Profiter Du Pic Sans Se Soucier Des Pertes
La glaire abondante de la période fertile ou les règles qui arrivent en phase lutéale n'ont pas à devenir un frein. Une culotte menstruelle confortable s'adapte à toutes les phases du cycle sans complications.
Ce N'Est Pas Toi, C'Est Ta Biologie
Ton désir qui fluctue d'une semaine à l'autre n'a rien d'anormal ni d'incohérent, c'est même l'un des résultats les plus solides de la recherche sur la sexualité féminine. L'œstradiol pousse, la progestérone freine, et le résultat dessine un schéma qui revient régulièrement, pic autour de l'ovulation, creux en phase lutéale, parfois un petit regain pendant les règles elles-mêmes.

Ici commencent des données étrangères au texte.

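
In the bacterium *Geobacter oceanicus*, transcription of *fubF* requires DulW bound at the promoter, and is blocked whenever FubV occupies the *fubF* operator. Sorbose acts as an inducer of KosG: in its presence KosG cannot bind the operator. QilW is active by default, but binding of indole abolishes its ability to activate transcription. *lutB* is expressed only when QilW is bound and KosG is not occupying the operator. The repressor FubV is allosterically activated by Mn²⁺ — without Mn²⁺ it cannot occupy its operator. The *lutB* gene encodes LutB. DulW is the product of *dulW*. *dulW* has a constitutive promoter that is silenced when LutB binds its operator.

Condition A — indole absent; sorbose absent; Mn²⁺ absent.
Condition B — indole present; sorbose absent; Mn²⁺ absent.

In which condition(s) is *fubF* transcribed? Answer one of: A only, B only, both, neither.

both

Condition A:
Indole is absent, so QilW is active.
Sorbose is absent, so KosG is active.
With repressor KosG bound, *lutB* is not transcribed.
So LutB is not produced.
With no repressor bound, *dulW* is transcribed.
So DulW is produced and active.
Mn²⁺ is absent, so FubV is inactive.
No repressor is bound and DulW is active, so *fubF* is transcribed.
→ *fubF* is ON in A.
Condition B:
Indole is present, so QilW is inactive.
Sorbose is absent, so KosG is active.
With repressor KosG bound, *lutB* is not transcribed.
So LutB is not produced.
With no repressor bound, *dulW* is transcribed.
So DulW is produced and active.
Mn²⁺ is absent, so FubV is inactive.
No repressor is bound and DulW is active, so *fubF* is transcribed.
→ *fubF* is ON in B.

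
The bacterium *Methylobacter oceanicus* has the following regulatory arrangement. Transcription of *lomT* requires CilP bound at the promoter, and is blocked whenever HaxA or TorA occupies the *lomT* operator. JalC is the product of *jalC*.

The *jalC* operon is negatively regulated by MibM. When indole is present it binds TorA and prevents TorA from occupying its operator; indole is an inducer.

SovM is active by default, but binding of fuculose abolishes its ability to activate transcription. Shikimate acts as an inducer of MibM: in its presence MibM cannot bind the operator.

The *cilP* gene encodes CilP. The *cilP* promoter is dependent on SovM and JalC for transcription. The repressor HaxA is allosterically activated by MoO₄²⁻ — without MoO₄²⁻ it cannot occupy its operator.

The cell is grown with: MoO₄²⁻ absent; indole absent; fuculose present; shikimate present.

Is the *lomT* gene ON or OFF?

OFF

Fuculose is present, so SovM is inactive.
Shikimate is present, so MibM is inactive.
With no repressor bound, *jalC* is transcribed.
So JalC is produced and active.
Required activator SovM is absent, so *cilP* is not transcribed.
So CilP is not produced.
MoO₄²⁻ is absent, so HaxA is inactive.
Indole is absent, so TorA is active.
With repressor TorA bound, *lomT* is not transcribed.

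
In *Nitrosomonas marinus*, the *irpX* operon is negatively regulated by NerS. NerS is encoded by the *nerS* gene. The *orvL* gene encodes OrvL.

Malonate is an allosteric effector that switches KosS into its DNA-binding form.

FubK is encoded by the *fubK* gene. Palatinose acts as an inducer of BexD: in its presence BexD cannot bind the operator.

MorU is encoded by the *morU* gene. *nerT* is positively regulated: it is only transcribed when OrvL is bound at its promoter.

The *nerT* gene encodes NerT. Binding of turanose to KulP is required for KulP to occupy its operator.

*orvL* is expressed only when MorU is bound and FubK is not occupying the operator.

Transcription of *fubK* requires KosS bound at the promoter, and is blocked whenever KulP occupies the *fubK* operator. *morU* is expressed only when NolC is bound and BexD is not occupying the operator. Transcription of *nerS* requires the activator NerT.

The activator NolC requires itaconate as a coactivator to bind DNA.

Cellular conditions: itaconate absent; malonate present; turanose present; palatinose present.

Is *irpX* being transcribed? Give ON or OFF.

Itaconate is absent, so NolC is inactive.
Palatinose is present, so BexD is inactive.
Required activator NolC is absent, so *morU* is not transcribed.
So MorU is not produced.
Malonate is present, so KosS is active.
Turanose is present, so KulP is active.
With repressor KulP bound, *fubK* is not transcribed.
So FubK is not produced.
Required activator MorU is absent, so *orvL* is not transcribed.
So OrvL is not produced.
Required activator OrvL is absent, so *nerT* is not transcribed.
So NerT is not produced.
Required activator NerT is absent, so *nerS* is not transcribed.
So NerS is not produced.
With no repressor bound, *irpX* is transcribed.

ON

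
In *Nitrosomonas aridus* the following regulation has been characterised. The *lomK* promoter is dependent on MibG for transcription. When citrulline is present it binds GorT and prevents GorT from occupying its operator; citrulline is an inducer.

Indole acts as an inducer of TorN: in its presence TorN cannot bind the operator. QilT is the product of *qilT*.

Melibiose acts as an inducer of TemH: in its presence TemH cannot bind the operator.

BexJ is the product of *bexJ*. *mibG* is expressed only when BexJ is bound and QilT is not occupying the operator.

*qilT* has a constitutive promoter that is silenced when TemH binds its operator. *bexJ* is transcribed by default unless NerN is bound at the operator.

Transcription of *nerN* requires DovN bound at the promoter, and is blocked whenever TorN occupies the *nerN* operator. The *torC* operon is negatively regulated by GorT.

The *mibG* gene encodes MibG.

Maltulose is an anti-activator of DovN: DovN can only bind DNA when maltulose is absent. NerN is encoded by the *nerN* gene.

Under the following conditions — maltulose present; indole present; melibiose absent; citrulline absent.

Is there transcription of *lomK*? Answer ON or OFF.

Indole is present, so TorN is inactive.
Maltulose is present, so DovN is inactive.
Required activator DovN is absent, so *nerN* is not transcribed.
So NerN is not produced.
With no repressor bound, *bexJ* is transcribed.
So BexJ is produced and active.
Melibiose is absent, so TemH is active.
With repressor TemH bound, *qilT* is not transcribed.
So QilT is not produced.
No repressor is bound and BexJ is active, so *mibG* is transcribed.
So MibG is produced and active.
No repressor is bound and MibG is active, so *lomK* is transcribed.

ON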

Si tu prends un contraceptif hormonal et que tu ne reconnais rien de tout ça, ce n'est pas que ton corps fonctionne mal, c'est que ta contraception a justement été conçue pour neutraliser ces variations. Dans tous les cas, observer ton propre rythme pendant quelques mois reste la meilleure façon de comprendre ce qui se passe vraiment chez toi, bien plus utile que n'importe quelle moyenne de population.
Sources & Références
- Roney JR, Simmons ZL. (2013). Hormonal predictors of sexual motivation in natural menstrual cycles. Hormones and Behavior. DOI: 10.1016/j.yhbeh.2013.03.003
- Harvey SM. (1987). Female sexual behavior, fluctuations during the menstrual cycle. Journal of Psychosomatic Research. DOI: 10.1016/0022-3999(87)90104-8
- Wallen K. (2001). Sex and context, hormones and primate sexual motivation. Hormones and Behavior. Référence de synthèse citée dans les études ultérieures sur le sujet.